In its judgement, the three-judge appeal court comprised of Mr Justice George Birmingham, Ms Justice Marie Whelan and Ms Justice Caroline Costello held that Mr Justice Barrett’s approach to the application "was the correct one."

Giving the court's decision the Court's President Mr Justice Birmingham said the High Court's analysis of the case was "a careful one and an appropriate one".

The President said he agreed with the conclusions reached by the High Court as to where the greater risk of an injustice lay.

Mr Justice Birmingham added he accepted the two boys had established a strong arguable case that the decision to expel them was irrational.

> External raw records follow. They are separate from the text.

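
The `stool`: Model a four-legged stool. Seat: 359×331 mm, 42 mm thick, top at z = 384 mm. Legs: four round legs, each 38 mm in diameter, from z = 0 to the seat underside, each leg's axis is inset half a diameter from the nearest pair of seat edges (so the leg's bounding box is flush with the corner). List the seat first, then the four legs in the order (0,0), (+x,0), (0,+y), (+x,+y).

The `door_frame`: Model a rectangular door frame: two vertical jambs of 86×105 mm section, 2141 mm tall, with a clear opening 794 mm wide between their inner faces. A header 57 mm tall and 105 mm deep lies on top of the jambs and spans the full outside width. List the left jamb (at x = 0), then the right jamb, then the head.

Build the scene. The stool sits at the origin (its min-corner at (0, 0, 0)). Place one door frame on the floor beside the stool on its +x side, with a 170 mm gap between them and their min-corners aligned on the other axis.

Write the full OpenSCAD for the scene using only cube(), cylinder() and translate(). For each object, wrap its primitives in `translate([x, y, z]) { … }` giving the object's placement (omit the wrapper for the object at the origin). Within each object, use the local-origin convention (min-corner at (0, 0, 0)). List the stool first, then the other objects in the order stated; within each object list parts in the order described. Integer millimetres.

translate([0, 0, 342]) cube([359, 331, 42]);
translate([19, 19, 0]) cylinder(h = 342, r = 19);
translate([340, 19, 0]) cylinder(h = 342, r = 19);
translate([19, 312, 0]) cylinder(h = 342, r = 19);
translate([340, 312, 0]) cylinder(h = 342, r = 19);
translate([529, 0, 0]) {
  cube([86, 105, 2141]);
  translate([880, 0, 0]) cube([86, 105, 2141]);
  translate([0, 0, 2141]) cube([966, 105, 57]);
}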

The court noted that the students had appealed the decisions to expel them to the Department of Education.

Those appeals were considered before independent three-person committees under Section 29 of the 1998 Education Act (known as a "Section 29 Committee).

In the case of one of the students, the committee reversed the decision to expel him, which it was claimed by his lawyers rendered the matter moot or pointless.

However, the other student was unsuccessful in his Section 29 appeal but remained in the school on foot of the High Court order.

The Section 29 committee decision confirming the second boy's expulsion has been challenged in separate judicial review proceedings.

Mr Justice Birmingham added in what was an unusual and unsatisfactory state of affairs the High Court should have made it clear in its decision that its intervention was limited to the duration to the determination of the matter.

The determination, he added, would have come about either by way of a decision by the judge hearing the full challenge against the expulsions or throughout the appeals process coming to a conclusion.

The students sued after they were informed following an investigation of the incident the school had made "a preliminary decision" that they should be excluded.

The students claimed those decisions should be quashed on grounds including it is in breach of fair procedures, disproportionate and flawed.

Mr Justice Barrett had granted the students injunctions after he was satisfied that they had made out a strong case and the balance of justice favoured the granting of the injunctions.

He said it was of significance that the court was "not dealing with students who had taken any illegal substance," but with two schoolboys who "engaged in an unplanned, impromptu occurrence as it unfolded before them."

The video had been shared on a social media platform with a limited number of participants. It was never alleged they had consumed something illegal, he added.